Problem with ECS Log Ingestion in Elasticsearch via Elastic Agent on Kubernetes

Hey there,

I'm experiencing an issue with the ingestion of ECS logs from Kubernetes container. Here’s a brief overview of my environment and the problem:

Environment:

  • Elasticsearch Version: 8.13.2
  • Kibana Version: 8.13.2
  • Elastic Agent: 8.13.2
  • Kubernetes: Deploying Elastic Agent as a DaemonSet to collect logs from various pods

Problem Description:

I have several microservices running in a Kubernetes cluster, and I'm using Elastic Agent to ship logs to Elasticsearch Cluster. The logs from these services are in ECS format. However, when these logs are ingested into Elasticsearch, they appear encapsulated within Kubernetes log metadata. Here's an example of how the logs appear in Kibana:

{
  "_index": ".ds-logs-kubernetes.container_logs-debug-2024.07.11-000001",
  "_id": "",
  "_version": 1,
  "_score": 0,
  "_source": {
    "container": {"runtime": "containerd",
    },
    "kubernetes": {"container": { "name": "test-api"  },
      "node": {
        "hostname": "worker-0",
        "name": "worker-0",
      },
      "pod": {
        "name": "test-api-0"
      },
      "namespace": "elastic-test",
      "annotations": {},
      "replicaset": {
        "name": "test-api-0"
      },
      "namespace_labels": {
        "kubernetes_io/metadata_name": "elastic-test"
      }
    },
    "agent": {
      "name": "worker-0",
      "type": "filebeat",
      "version": "8.13.2"
    },
    "log": {
      "file": {
        "path": "/var/log/containers/test-api-0_elastic-test_default-api-20.log",
      }
    },
    "elastic_agent": {
      "version": "8.13.2",
      "snapshot": false
    },
    "message": "{\"@timestamp\":\"2024-07-11T09:02:46.360593+00:00\",\"log.level\":\"Debug\",\"message\":\"{\\\"PayloadSenderV2\\\"} Enqueued MetricSet. newEventQueueCount: 6 ... ",
    "input": {
      "type": "filestream"
    },
    "@timestamp": "2024-07-11T09:02:46.361Z",
    "ecs": {
      "version": "8.0.0"
    },
    "stream": "stdout",
    "data_stream": {
      "namespace": "debug",
      "type": "logs",
      "dataset": "kubernetes.container_logs"
    },
    "service": {
      "name": "default-api"
    },
  },
  "fields": {
    "elastic_agent.version": [ "8.13.2" ],
    "host.os.name.text": ["Ubuntu" ],
    "host.hostname": ["worker-0" ],
    ...
    "message": ["{\"@timestamp\":\"2024-07-11T09:02:46.360593+00:00\",\"log.level\":\"Debug\",\"message\":\"{\\\"PayloadSenderV2\\\"} Enqueued MetricSet. newEventQueueCount: 6. ... }" ],
    "@timestamp": ["2024-07-11T09:02:46.361Z" ],
    "host.os.platform": ["ubuntu" ],
    ...
    "event.dataset": ["kubernetes.container_logs"]
  }
}

The expected format in Elasticsearch should be kind of :
{\"@timestamp\":\"2024-07-11T09:02:46.360593+00:00\",\"log.level\":\"Debug\",\"message\":\"{\\\"PayloadSenderV2\\\"} Enqueued MetricSet. newEventQueueCount: 6. ... }

It seems like the log message is nested within Kubernetes metadata. Despite trying several configurations, I haven't been able to strip out this metadata and extract the ECS log message properly. I suspect that there might be an issue with the configuration or the ingest pipeline not processing the logs correctly.
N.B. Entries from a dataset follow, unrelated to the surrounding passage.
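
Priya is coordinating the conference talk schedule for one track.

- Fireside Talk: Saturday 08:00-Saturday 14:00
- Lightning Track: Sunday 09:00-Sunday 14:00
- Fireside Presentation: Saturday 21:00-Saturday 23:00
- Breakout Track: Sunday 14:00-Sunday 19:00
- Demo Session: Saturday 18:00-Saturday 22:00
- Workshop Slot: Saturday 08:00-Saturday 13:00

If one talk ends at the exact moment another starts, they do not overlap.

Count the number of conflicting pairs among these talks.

Sorted by start: Workshop Slot, Fireside Talk, Demo Session, Fireside Presentation, Lightning Track, Breakout Track.
Fireside Talk starts before Workshop Slot ends → Workshop Slot and Fireside Talk overlap.
Demo Session starts after Workshop Slot ends — done with Workshop Slot.
Demo Session starts after Fireside Talk ends — done with Fireside Talk.
Fireside Presentation starts before Demo Session ends → Demo Session and Fireside Presentation overlap.
Lightning Track starts after Demo Session ends — done with Demo Session.
Lightning Track starts after Fireside Presentation ends — done with Fireside Presentation.
Breakout Track starts exactly when Lightning Track ends (back-to-back, no overlap).
Overlapping pairs: Demo Session & Fireside Presentation, Fireside Talk & Workshop Slot — 2 in total.

2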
Here's my YAML policies agent :

    - name: Elastic_Agent_on_ECK_policy
      id: eck-agent
      namespace: debug
      monitoring_enabled:
      - logs
      - metrics
      unenroll_timeout: 900
      package_policies:
      - package:
          name: system
        name: system-1
      - package:
          name: kubernetes
        name: kubernetes-1
      - package:
          name: apm
        name: apm-1
        inputs:
        - type: apm
          enabled: true
          vars:
          - name: host
            value: 0.0.0.0:8200

Questions:

  • How can I properly configure and the ingest pipeline to strip out the Kubernetes metadata and extract the ECS log message correctly?
  • Are there any best practices or common pitfalls I might be overlooking in this setup?
  • Is there a better approach to handle ECS log ingestion from Kubernetes pods using Elastic Agent and Elasticsearch?